Di antara isu yang diangkat dalam konferensi iklim di Kopenhagen, Desember tahun lalu, adalah negara anggota Uni Eropa gagal untuk menyempurnakan sistem internasional pasca-Kyoto untuk melawan pemanasan global. Untungnya, kemudian ada perubahan setelah itu, dengan 110 negara yang bertanggung jawab terhadap 80 persen emisi gas rumah kaca—termasuk India, Cina, dan Brasil—kini memberikan dukungan terhadap kesepakatan Kopenhagen.
Kita harus berusaha menjamin pertemuan perubahan iklim di masa depan, seperti pertemuan Cancun musim dingin ini, menjadi kesempatan mentransformasi deklarasi yang bertujuan baik menjadi kesepakatan internasional yang bisa diterapkan secara seragam di negara maju atau pun negara berkembang. Kesepakatan Kopenhagen mengarahkan agar negara-negara industri membiayai pengurangan emisi dan melakukan penyesuaian lain yang dianggap perlu di negara berkembang melalui bantuan paket 30 miliar dolar, yang akan ditingkatkan menjadi 100 miliar dolar hingga 2020. Akan tetapi, kesepakatan itu gagal merinci siapa yang akan mengelola anggaran itu.

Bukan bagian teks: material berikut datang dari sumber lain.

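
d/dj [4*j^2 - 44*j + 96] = 8*j - 44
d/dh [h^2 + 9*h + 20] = 2*h + 9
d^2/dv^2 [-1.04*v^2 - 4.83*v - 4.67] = -2.08000000000000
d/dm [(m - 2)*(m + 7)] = 2*m + 5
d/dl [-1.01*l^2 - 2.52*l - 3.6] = -2.02*l - 2.52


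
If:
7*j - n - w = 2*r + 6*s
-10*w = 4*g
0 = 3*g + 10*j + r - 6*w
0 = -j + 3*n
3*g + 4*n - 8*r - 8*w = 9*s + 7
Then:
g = -5*w/2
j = 489*w/248 + 21/124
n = 163*w/248 + 7/124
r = -771*w/124 - 105/62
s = 127*w/31 + 70/93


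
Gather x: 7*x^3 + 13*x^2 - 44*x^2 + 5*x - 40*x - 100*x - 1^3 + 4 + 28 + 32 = 7*x^3 - 31*x^2 - 135*x + 63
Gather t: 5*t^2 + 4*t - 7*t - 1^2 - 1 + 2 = 5*t^2 - 3*t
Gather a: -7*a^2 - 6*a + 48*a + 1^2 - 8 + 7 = -7*a^2 + 42*a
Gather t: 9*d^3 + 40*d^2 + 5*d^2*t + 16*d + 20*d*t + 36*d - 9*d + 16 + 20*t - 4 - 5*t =9*d^3 + 40*d^2 + 43*d + t*(5*d^2 + 20*d + 15) + 12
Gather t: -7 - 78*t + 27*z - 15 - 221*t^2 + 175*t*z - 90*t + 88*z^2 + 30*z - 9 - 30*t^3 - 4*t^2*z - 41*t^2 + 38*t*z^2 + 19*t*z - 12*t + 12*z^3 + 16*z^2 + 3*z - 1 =-30*t^3 + t^2*(-4*z - 262) + t*(38*z^2 + 194*z - 180) + 12*z^3 + 104*z^2 + 60*z - 32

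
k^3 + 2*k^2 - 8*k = k*(k - 2)*(k + 4)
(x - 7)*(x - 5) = x^2 - 12*x + 35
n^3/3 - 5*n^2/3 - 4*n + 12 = (n/3 + 1)*(n - 6)*(n - 2)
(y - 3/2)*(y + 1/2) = y^2 - y - 3/4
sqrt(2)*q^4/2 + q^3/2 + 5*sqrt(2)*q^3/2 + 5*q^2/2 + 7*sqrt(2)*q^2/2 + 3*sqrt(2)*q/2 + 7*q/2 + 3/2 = (q + 1)^2*(q + 3)*(sqrt(2)*q/2 + 1/2)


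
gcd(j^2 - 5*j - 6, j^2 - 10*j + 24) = j - 6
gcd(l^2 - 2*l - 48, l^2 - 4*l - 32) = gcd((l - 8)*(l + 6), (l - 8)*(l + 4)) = l - 8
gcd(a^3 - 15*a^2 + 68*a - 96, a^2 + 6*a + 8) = 1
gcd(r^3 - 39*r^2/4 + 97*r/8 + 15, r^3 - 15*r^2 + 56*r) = r - 8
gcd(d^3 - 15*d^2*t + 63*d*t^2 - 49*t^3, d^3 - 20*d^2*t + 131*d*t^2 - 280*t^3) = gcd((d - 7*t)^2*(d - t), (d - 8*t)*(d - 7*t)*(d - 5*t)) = -d + 7*t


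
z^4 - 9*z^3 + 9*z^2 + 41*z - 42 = (z - 7)*(z - 3)*(z - 1)*(z + 2)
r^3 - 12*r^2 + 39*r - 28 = (r - 7)*(r - 4)*(r - 1)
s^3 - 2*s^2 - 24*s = s*(s - 6)*(s + 4)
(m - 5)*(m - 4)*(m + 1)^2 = m^4 - 7*m^3 + 3*m^2 + 31*m + 20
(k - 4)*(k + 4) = k^2 - 16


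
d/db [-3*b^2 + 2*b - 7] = 2 - 6*b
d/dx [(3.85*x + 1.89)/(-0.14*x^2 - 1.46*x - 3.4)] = (0.539*x^2 + 0.5292*x - 10.3306)/(0.0196*x^4 + 0.4088*x^3 + 3.0836*x^2 + 9.928*x + 11.56)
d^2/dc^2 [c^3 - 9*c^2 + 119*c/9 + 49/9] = 6*c - 18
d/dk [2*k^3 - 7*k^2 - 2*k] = 6*k^2 - 14*k - 2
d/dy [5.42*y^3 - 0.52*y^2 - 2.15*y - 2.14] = 16.26*y^2 - 1.04*y - 2.15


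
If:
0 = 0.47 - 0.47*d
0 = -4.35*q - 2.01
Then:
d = 1.00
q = -0.46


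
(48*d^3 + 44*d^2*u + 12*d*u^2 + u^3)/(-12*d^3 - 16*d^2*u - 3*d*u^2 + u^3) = (24*d^2 + 10*d*u + u^2)/(-6*d^2 - 5*d*u + u^2)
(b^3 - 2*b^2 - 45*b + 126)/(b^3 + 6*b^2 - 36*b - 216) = (b^2 + 4*b - 21)/(b^2 + 12*b + 36)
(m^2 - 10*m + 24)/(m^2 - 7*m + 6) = (m - 4)/(m - 1)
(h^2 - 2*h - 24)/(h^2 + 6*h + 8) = (h - 6)/(h + 2)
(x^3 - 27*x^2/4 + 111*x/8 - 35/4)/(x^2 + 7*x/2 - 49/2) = (4*x^2 - 13*x + 10)/(4*(x + 7))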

Malah, kesepakatan yang ada membatasi diri pada respons untuk menerima tujuan bersama untuk menjaga kandungan karbondioksida di bawah 450 per sejuta, dan kenaikan temperatur global di bawah dua derajat Celcius. Namun, apakah target itu realistis? Jika tidak, kita harus selalu ingat peringatan dalam Laporan Stern, kegagalan bertindak sekarang akan menyebabkan tindakan di masa depan menelan lebih banyak biaya.

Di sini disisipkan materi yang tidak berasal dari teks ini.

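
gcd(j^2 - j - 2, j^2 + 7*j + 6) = j + 1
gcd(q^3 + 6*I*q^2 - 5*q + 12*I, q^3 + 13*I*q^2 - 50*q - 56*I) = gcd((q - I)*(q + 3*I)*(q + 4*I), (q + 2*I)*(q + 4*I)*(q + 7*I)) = q + 4*I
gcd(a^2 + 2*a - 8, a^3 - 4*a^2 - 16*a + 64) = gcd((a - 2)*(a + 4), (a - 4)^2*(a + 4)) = a + 4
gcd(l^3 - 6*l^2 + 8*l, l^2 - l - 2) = l - 2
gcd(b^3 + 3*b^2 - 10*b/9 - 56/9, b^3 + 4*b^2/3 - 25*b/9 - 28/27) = b^2 + b - 28/9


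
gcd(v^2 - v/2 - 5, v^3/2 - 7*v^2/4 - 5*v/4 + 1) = 1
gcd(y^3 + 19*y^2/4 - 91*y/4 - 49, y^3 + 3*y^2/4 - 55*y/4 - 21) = y^2 - 9*y/4 - 7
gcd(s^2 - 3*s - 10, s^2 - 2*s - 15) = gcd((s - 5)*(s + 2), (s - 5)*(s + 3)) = s - 5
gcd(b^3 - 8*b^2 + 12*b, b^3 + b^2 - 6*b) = b^2 - 2*b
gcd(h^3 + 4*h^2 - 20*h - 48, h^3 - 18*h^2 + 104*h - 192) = h - 4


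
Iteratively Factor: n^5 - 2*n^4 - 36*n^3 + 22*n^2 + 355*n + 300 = (n - 5)*(n^4 + 3*n^3 - 21*n^2 - 83*n - 60) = (n - 5)*(n + 1)*(n^3 + 2*n^2 - 23*n - 60) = (n - 5)^2*(n + 1)*(n^2 + 7*n + 12) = (n - 5)^2*(n + 1)*(n + 3)*(n + 4)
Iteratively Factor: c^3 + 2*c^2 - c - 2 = (c - 1)*(c^2 + 3*c + 2) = (c - 1)*(c + 1)*(c + 2)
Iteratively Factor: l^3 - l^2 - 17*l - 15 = (l + 3)*(l^2 - 4*l - 5) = (l - 5)*(l + 3)*(l + 1)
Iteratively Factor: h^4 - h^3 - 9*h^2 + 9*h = (h - 3)*(h^3 + 2*h^2 - 3*h) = (h - 3)*(h - 1)*(h^2 + 3*h) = (h - 3)*(h - 1)*(h + 3)*(h)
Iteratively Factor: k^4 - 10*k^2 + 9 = (k - 3)*(k^3 + 3*k^2 - k - 3) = (k - 3)*(k + 3)*(k^2 - 1) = (k - 3)*(k + 1)*(k + 3)*(k - 1)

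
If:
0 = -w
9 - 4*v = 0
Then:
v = 9/4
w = 0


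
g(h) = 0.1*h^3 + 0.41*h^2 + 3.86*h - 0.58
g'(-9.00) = 20.78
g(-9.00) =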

Peran semua negara dalam proses politik perubahan iklim harus diperlakukan sama, bahwa Eropa masih mampu memberikan pengaruh yang baik ketika yang menjadi prioritasnya adalah mencapai kesepakatan antarnegara-negara yang paling bertanggung jawab terhadap pemanasan global.

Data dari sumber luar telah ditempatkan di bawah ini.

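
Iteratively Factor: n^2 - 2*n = (n)*(n - 2)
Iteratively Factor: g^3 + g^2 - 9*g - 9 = (g - 3)*(g^2 + 4*g + 3) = (g - 3)*(g + 1)*(g + 3)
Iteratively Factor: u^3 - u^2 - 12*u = (u + 3)*(u^2 - 4*u) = (u - 4)*(u + 3)*(u)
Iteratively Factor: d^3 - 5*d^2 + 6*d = (d - 2)*(d^2 - 3*d) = d*(d - 2)*(d - 3)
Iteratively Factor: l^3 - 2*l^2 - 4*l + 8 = (l - 2)*(l^2 - 4) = (l - 2)^2*(l + 2)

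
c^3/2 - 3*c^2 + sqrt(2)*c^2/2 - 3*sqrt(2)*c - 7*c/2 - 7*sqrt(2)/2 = (c/2 + sqrt(2)/2)*(c - 7)*(c + 1)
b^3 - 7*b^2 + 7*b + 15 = (b - 5)*(b - 3)*(b + 1)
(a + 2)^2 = a^2 + 4*a + 4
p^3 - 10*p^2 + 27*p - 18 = (p - 6)*(p - 3)*(p - 1)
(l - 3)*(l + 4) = l^2 + l - 12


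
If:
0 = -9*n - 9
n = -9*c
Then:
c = 1/9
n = -1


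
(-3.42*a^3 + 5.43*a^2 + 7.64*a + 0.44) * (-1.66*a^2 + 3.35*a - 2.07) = 5.6772*a^5 - 20.4708*a^4 + 12.5875*a^3 + 13.6235*a^2 - 14.3408*a - 0.9108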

Dan jika negara saya, Prancis, gagal memberi contoh yang baik kepada negara berkembang dengan menghindari terminologi pajak karbon, mungkin sudah saatnya bagi jejak karbon nasional untuk dikaitkan dengan sistem perdagangan karbon Eropa untuk CO2. Fakta menyedihkan adalah solusi untuk menggabungkan kuota dan pajak tidak akan memberi hasil yang cukup cepat untuk gerakan yang sungguh-sungguh untuk menurunkan karbon apalagi membangun ekonomi bebas karbon.
Sejak pertemuan Kopenhagen, ma-yoritas negara emiten-gas-rumah-kaca utama merancang target ambisius—tanpa menghitung keterbatasan kondisi. Pada saat yang sama, mekanisme baru ditempatkan untuk mengukur dan mengevaluasi emisi sehingga memungkinkan perbandingan yang lebih jelas antarnegara. Yang harus terus dilakukan adalah berbagi upaya-upaya seperti ini dengan cara yang jujur dan bisa dikelola semua negara.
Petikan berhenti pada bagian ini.